The Maldives’ electoral commission yesterday warned that this weekend’s presidential polls could be scrapped at the last minute as two of the candidates have still to endorse the voting roll.
Just hours before polling stations were due to open, commission chairman Fuwad Thowfeek said former Maldivian president Mohamed Nasheed was the only one of the three candidates who had approved the lists — a legal prerequisite for today’s contest to proceed.
“So far, only Nasheed has signed,” Thowfeek told reporters in the capital, Male. “If the election is not held tomorrow [Saturday], then the rights of one candidate [Nasheed] will be violated.”
While urging the other two candidates — Abdullah Yameen and Qasim Ibrahim — to endorse the list of names, Thowfeek acknowledged the pair could prevent the contest from taking place.

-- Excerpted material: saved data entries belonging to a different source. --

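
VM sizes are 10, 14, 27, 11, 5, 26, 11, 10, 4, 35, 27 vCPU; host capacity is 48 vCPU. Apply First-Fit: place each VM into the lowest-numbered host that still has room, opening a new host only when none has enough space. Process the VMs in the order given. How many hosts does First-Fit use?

host 1: place 10 vCPU, 38 vCPU left
host 1: place 14 vCPU, 24 vCPU left
host 2: place 27 vCPU, 21 vCPU left
host 1: place 11 vCPU, 13 vCPU left
host 1: place 5 vCPU, 8 vCPU left
host 3: place 26 vCPU, 22 vCPU left
host 2: place 11 vCPU, 10 vCPU left
host 2: place 10 vCPU, 0 vCPU left
host 1: place 4 vCPU, 4 vCPU left
host 4: place 35 vCPU, 13 vCPU left
host 5: place 27 vCPU, 21 vCPU left
Final hosts: [10,14,11,5,4] [27,11,10] [26] [35] [27].

5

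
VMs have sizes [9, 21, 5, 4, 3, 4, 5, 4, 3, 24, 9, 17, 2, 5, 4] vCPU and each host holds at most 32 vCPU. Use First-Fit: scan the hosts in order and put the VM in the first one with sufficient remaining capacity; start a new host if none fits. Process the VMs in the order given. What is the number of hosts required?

9 vCPU → host 1 (remaining 23 vCPU)
21 vCPU → host 1 (remaining 2 vCPU)
5 vCPU → host 2 (remaining 27 vCPU)
4 vCPU → host 2 (remaining 23 vCPU)
3 vCPU → host 2 (remaining 20 vCPU)
4 vCPU → host 2 (remaining 16 vCPU)
5 vCPU → host 2 (remaining 11 vCPU)
4 vCPU → host 2 (remaining 7 vCPU)
3 vCPU → host 2 (remaining 4 vCPU)
24 vCPU → host 3 (remaining 8 vCPU)
9 vCPU → host 4 (remaining 23 vCPU)
17 vCPU → host 4 (remaining 6 vCPU)
2 vCPU → host 1 (remaining 0 vCPU)
5 vCPU → host 3 (remaining 3 vCPU)
4 vCPU → host 2 (remaining 0 vCPU)

4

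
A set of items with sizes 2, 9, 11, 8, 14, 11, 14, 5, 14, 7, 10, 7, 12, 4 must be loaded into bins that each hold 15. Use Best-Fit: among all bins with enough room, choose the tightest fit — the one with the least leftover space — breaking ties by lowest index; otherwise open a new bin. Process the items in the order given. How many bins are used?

bin 1: place 2, 13 left
bin 1: place 9, 4 left
bin 2: place 11, 4 left
bin 3: place 8, 7 left
bin 4: place 14, 1 left
bin 5: place 11, 4 left
bin 6: place 14, 1 left
bin 3: place 5, 2 left
bin 7: place 14, 1 left
bin 8: place 7, 8 left
bin 9: place 10, 5 left
bin 8: place 7, 1 left
bin 10: place 12, 3 left
bin 1: place 4, 0 left

10 bins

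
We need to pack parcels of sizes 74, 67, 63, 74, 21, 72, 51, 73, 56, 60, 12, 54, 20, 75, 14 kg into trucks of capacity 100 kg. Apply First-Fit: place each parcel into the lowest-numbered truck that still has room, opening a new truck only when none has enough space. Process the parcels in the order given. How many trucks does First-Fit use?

74 kg → truck 1 (remaining 26 kg)
67 kg → truck 2 (remaining 33 kg)
63 kg → truck 3 (remaining 37 kg)
74 kg → truck 4 (remaining 26 kg)
21 kg → truck 1 (remaining 5 kg)
72 kg → truck 5 (remaining 28 kg)
51 kg → truck 6 (remaining 49 kg)
73 kg → truck 7 (remaining 27 kg)
56 kg → truck 8 (remaining 44 kg)
60 kg → truck 9 (remaining 40 kg)
12 kg → truck 2 (remaining 21 kg)
54 kg → truck 10 (remaining 46 kg)
20 kg → truck 2 (remaining 1 kg)
75 kg → truck 11 (remaining 25 kg)
14 kg → truck 3 (remaining 23 kg)

11 trucks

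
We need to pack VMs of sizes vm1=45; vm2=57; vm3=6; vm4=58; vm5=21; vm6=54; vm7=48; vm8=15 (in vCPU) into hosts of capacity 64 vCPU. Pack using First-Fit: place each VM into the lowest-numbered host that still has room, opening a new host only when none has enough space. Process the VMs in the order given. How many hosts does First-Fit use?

vm1 (45 vCPU) → host 1 (remaining 19 vCPU)
vm2 (57 vCPU) → host 2 (remaining 7 vCPU)
vm3 (6 vCPU) → host 1 (remaining 13 vCPU)
vm4 (58 vCPU) → host 3 (remaining 6 vCPU)
vm5 (21 vCPU) → host 4 (remaining 43 vCPU)
vm6 (54 vCPU) → host 5 (remaining 10 vCPU)
vm7 (48 vCPU) → host 6 (remaining 16 vCPU)
vm8 (15 vCPU) → host 4 (remaining 28 vCPU)
Final hosts: [45,6] [57] [58] [21,15] [54] [48].

6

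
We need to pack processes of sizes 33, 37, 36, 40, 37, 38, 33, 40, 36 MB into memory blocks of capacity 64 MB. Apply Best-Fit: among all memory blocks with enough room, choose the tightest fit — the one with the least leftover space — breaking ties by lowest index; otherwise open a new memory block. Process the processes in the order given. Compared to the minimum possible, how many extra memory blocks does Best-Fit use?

0

Best-Fit: [33] [37] [36] [40] [37] [38] [33] [40] [36] → 9 memory blocks.
9 processes exceed 32 MB (half the capacity), and no two of those can share a memory block, so at least 9 memory blocks are needed.
So 9 is already optimal.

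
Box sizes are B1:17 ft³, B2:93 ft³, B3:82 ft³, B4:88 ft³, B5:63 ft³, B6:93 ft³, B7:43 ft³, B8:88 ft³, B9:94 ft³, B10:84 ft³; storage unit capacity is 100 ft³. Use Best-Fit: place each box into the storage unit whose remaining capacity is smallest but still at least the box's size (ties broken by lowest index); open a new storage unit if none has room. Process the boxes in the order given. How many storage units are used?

9

Put B1 (17 ft³) in storage unit 1; 83 ft³ remain.
Put B2 (93 ft³) in storage unit 2; 7 ft³ remain.
Put B3 (82 ft³) in storage unit 1; 1 ft³ remain.
Put B4 (88 ft³) in storage unit 3; 12 ft³ remain.
Put B5 (63 ft³) in storage unit 4; 37 ft³ remain.
Put B6 (93 ft³) in storage unit 5; 7 ft³ remain.
Put B7 (43 ft³) in storage unit 6; 57 ft³ remain.
Put B8 (88 ft³) in storage unit 7; 12 ft³ remain.
Put B9 (94 ft³) in storage unit 8; 6 ft³ remain.
Put B10 (84 ft³) in storage unit 9; 16 ft³ remain.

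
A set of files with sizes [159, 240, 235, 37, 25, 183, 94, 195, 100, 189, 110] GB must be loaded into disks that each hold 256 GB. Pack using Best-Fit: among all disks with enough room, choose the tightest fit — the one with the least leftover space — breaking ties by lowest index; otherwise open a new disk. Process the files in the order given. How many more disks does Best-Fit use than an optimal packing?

1

Best-Fit: [159,37,25] [240] [235] [183] [94,100] [195] [189] [110] → 8 disks.
Total size 1567 GB; any packing needs at least ⌈1567/256⌉ = 7 disks.
An optimal packing achieves that bound: [240] [235] [195,37] [189,25] [183] [159,94] [110,100] → 7 disks.
Excess: 8 − 7 = 1.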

Nasheed’s Maldivian Democratic Party said it was concerned about the developments and called it an “obstruction of the election process.”

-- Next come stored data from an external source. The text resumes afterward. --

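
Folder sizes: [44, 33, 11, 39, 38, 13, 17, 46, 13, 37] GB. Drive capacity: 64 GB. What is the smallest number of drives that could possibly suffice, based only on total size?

Total size = 44 + 33 + 11 + 39 + 38 + 13 + 17 + 46 + 13 + 37 = 291 GB.
⌈291 / 64⌉ = 5.

5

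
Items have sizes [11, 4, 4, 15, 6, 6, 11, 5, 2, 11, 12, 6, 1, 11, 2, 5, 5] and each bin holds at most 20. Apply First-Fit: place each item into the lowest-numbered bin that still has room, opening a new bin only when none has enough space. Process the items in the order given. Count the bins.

7

bin 1: place 11, 9 left
bin 1: place 4, 5 left
bin 1: place 4, 1 left
bin 2: place 15, 5 left
bin 3: place 6, 14 left
bin 3: place 6, 8 left
bin 4: place 11, 9 left
bin 2: place 5, 0 left
bin 3: place 2, 6 left
bin 5: place 11, 9 left
bin 6: place 12, 8 left
bin 3: place 6, 0 left
bin 1: place 1, 0 left
bin 7: place 11, 9 left
bin 4: place 2, 7 left
bin 4: place 5, 2 left
bin 5: place 5, 4 left
Final bins: [11,4,4,1] [15,5] [6,6,2,6] [11,2,5] [11,5] [12] [11].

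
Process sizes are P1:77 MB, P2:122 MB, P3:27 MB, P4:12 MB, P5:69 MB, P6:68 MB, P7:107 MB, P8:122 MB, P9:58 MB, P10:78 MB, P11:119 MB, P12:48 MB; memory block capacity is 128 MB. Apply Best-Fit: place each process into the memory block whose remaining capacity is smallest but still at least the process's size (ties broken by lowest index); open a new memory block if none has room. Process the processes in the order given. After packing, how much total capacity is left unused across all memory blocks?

117

Put P1 (77 MB) in memory block 1; 51 MB remain.
Put P2 (122 MB) in memory block 2; 6 MB remain.
Put P3 (27 MB) in memory block 1; 24 MB remain.
Put P4 (12 MB) in memory block 1; 12 MB remain.
Put P5 (69 MB) in memory block 3; 59 MB remain.
Put P6 (68 MB) in memory block 4; 60 MB remain.
Put P7 (107 MB) in memory block 5; 21 MB remain.
Put P8 (122 MB) in memory block 6; 6 MB remain.
Put P9 (58 MB) in memory block 3; 1 MB remain.
Put P10 (78 MB) in memory block 7; 50 MB remain.
Put P11 (119 MB) in memory block 8; 9 MB remain.
Put P12 (48 MB) in memory block 7; 2 MB remain.
8 memory blocks × 128 MB = 1024 MB; used 907 MB; unused 117 MB.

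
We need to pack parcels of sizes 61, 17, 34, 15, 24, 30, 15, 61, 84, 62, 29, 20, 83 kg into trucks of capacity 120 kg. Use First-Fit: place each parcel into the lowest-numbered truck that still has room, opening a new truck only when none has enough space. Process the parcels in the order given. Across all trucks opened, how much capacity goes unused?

Put 61 kg in truck 1; 59 kg remain.
Put 17 kg in truck 1; 42 kg remain.
Put 34 kg in truck 1; 8 kg remain.
Put 15 kg in truck 2; 105 kg remain.
Put 24 kg in truck 2; 81 kg remain.
Put 30 kg in truck 2; 51 kg remain.
Put 15 kg in truck 2; 36 kg remain.
Put 61 kg in truck 3; 59 kg remain.
Put 84 kg in truck 4; 36 kg remain.
Put 62 kg in truck 5; 58 kg remain.
Put 29 kg in truck 2; 7 kg remain.
Put 20 kg in truck 3; 39 kg remain.
Put 83 kg in truck 6; 37 kg remain.
6 trucks × 120 kg = 720 kg; used 535 kg; unused 185 kg.

185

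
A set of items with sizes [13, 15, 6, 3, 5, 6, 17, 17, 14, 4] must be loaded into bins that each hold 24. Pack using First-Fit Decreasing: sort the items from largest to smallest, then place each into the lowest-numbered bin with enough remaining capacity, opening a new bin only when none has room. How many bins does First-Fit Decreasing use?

5

Sorted descending: 17, 17, 15, 14, 13, 6, 6, 5, 4, 3.
17 → bin 1 (remaining 7)
17 → bin 2 (remaining 7)
15 → bin 3 (remaining 9)
14 → bin 4 (remaining 10)
13 → bin 5 (remaining 11)
6 → bin 1 (remaining 1)
6 → bin 2 (remaining 1)
5 → bin 3 (remaining 4)
4 → bin 3 (remaining 0)
3 → bin 4 (remaining 7)
Final bins: [17,6] [17,6] [15,5,4] [14,3] [13].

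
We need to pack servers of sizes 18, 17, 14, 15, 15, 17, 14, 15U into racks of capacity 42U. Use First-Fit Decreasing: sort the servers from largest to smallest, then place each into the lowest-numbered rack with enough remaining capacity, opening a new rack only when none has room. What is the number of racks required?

Sorted descending: 18, 17, 17, 15, 15, 15, 14, 14.
rack 1: place 18U, 24U left
rack 1: place 17U, 7U left
rack 2: place 17U, 25U left
rack 2: place 15U, 10U left
rack 3: place 15U, 27U left
rack 3: place 15U, 12U left
rack 4: place 14U, 28U left
rack 4: place 14U, 14U left

4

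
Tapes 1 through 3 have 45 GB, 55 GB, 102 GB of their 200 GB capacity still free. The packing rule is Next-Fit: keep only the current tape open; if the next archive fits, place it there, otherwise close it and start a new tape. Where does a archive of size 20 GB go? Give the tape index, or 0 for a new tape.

3

Next-Fit only looks at tape 3, which has 102 GB free.
20 GB fits there.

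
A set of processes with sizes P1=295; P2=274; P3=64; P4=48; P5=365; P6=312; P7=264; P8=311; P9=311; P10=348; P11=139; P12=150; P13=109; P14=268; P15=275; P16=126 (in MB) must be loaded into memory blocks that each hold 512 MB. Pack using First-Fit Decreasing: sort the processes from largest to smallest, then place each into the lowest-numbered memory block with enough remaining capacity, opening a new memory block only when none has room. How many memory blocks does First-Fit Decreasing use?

10

Sorted descending: 365, 348, 312, 311, 311, 295, 275, 274, 268, 264, 150, 139, 126, 109, 64, 48.
memory block 1: place 365 MB, 147 MB left
memory block 2: place 348 MB, 164 MB left
memory block 3: place 312 MB, 200 MB left
memory block 4: place 311 MB, 201 MB left
memory block 5: place 311 MB, 201 MB left
memory block 6: place 295 MB, 217 MB left
memory block 7: place 275 MB, 237 MB left
memory block 8: place 274 MB, 238 MB left
memory block 9: place 268 MB, 244 MB left
memory block 10: place 264 MB, 248 MB left
memory block 2: place 150 MB, 14 MB left
memory block 1: place 139 MB, 8 MB left
memory block 3: place 126 MB, 74 MB left
memory block 4: place 109 MB, 92 MB left
memory block 3: place 64 MB, 10 MB left
memory block 4: place 48 MB, 44 MB left
Final memory blocks: [365,139] [348,150] [312,126,64] [311,109,48] [311] [295] [275] [274] [268] [264].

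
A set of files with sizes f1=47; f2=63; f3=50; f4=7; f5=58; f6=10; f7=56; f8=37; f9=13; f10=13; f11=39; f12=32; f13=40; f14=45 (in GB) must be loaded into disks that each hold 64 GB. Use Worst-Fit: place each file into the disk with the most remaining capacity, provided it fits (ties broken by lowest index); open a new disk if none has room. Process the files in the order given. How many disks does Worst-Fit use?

Put f1 (47 GB) in disk 1; 17 GB remain.
Put f2 (63 GB) in disk 2; 1 GB remain.
Put f3 (50 GB) in disk 3; 14 GB remain.
Put f4 (7 GB) in disk 1; 10 GB remain.
Put f5 (58 GB) in disk 4; 6 GB remain.
Put f6 (10 GB) in disk 3; 4 GB remain.
Put f7 (56 GB) in disk 5; 8 GB remain.
Put f8 (37 GB) in disk 6; 27 GB remain.
Put f9 (13 GB) in disk 6; 14 GB remain.
Put f10 (13 GB) in disk 6; 1 GB remain.
Put f11 (39 GB) in disk 7; 25 GB remain.
Put f12 (32 GB) in disk 8; 32 GB remain.
Put f13 (40 GB) in disk 9; 24 GB remain.
Put f14 (45 GB) in disk 10; 19 GB remain.

10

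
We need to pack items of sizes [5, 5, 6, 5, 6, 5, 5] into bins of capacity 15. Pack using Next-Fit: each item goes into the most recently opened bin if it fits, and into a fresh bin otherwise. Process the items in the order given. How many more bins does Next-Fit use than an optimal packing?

Next-Fit: [5,5] [6,5] [6,5] [5] → 4 bins.
Total size 37; any packing needs at least ⌈37/15⌉ = 3 bins.
An optimal packing achieves that bound: [6,6] [5,5,5] [5,5] → 3 bins.
Excess: 4 − 3 = 1.

1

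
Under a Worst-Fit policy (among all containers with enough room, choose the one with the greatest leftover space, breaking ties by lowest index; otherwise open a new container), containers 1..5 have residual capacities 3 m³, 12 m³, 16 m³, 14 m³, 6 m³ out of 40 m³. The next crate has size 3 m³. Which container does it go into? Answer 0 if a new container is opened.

Containers with room: container 1 (3 m³), container 2 (12 m³), container 3 (16 m³), container 4 (14 m³), container 5 (6 m³).
Most room is container 3 with 16 m³ free.

3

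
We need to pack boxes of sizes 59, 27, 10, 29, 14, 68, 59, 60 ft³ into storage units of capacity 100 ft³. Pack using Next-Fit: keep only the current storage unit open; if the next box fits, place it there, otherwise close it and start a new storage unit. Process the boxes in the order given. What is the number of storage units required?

5 storage units

59 ft³ → storage unit 1 (remaining 41 ft³)
27 ft³ → storage unit 1 (remaining 14 ft³)
10 ft³ → storage unit 1 (remaining 4 ft³)
29 ft³ → storage unit 2 (remaining 71 ft³)
14 ft³ → storage unit 2 (remaining 57 ft³)
68 ft³ → storage unit 3 (remaining 32 ft³)
59 ft³ → storage unit 4 (remaining 41 ft³)
60 ft³ → storage unit 5 (remaining 40 ft³)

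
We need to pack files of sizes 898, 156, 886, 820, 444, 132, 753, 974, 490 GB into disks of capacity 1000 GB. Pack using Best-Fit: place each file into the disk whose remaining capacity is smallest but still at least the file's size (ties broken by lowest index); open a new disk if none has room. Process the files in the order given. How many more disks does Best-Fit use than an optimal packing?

1

Best-Fit: [898] [156,820] [886] [444,132] [753] [974] [490] → 7 disks.
Total size 5553 GB; any packing needs at least ⌈5553/1000⌉ = 6 disks.
An optimal packing achieves that bound: [974] [898] [886] [820,156] [753,132] [490,444] → 6 disks.
Excess: 7 − 6 = 1.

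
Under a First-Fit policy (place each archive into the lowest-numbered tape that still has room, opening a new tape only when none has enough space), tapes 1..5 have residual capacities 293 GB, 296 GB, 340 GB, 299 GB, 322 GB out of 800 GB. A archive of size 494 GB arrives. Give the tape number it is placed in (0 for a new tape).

No tape has ≥ 494 GB free, so a new tape is opened.

0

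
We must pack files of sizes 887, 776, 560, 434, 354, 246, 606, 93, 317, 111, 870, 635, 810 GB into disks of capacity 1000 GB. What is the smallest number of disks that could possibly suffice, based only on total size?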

One of his key allies, Shauna Aminath, said Nasheed was meeting with the elections chief and was due to announce his stand later in the day.
“Time is extremely limited and logistics of the elections are difficult,” Aminath said.
“What the other two candidates are doing is obviously the obstruction of the election process,” he said.
Nasheed, a pro-democracy campaigner who claims he was ousted in a coup last year, won 45.45 percent of the votes cast when the Indian Ocean archipelago went to the polls for a first round of voting on Sept. 7.
Yameen, who is the half brother of the nation’s long-time ruler Maumoon Abdul Gayoom, garnered 25.35 percent of the vote and would have faced Nasheed in a run-off last month.
FREE AND FAIR?
However, the Supreme Court subsequently annulled the result, citing irregularities, although international observers said the polls were free and fair.
The decision to order a rerun today also allowed the third-placed candidate Ibrahim, who had launched the legal challenge, to re-enter the contest.
While there was no immediate comment from Ibrahim’s camp yesterday, Yameen’s campaign manager Abdulla Ameen told reporters that his team needed time to study the voter lists.
“We also want to hold the elections, but in accordance with the Supreme Court order,” Ameen said.
Yameen’s running mate, Mohamed Jameel Ahmed, said he had no faith in the election commission, calling on its members to resign.
‘RESIGN’
“Fair & credible election is not possible with the current members of EC [election commission]. EC members must resign now, look at the mess they create now!” Ahmed tweeted.
There has been heavy international pressure to ensure that the Maldives chooses a new president by Nov. 11 in line with the fledgling democracy’s constitution.
Gayoum ruled the Maldives, which has a population of about 350,000, for 30 years until he lost the nation’s first democratic election in 2008 to Nasheed.
Observers say that Gayoum’s supporters still control the key levers of power such as the judiciary and do not want to see Nasheed return to office.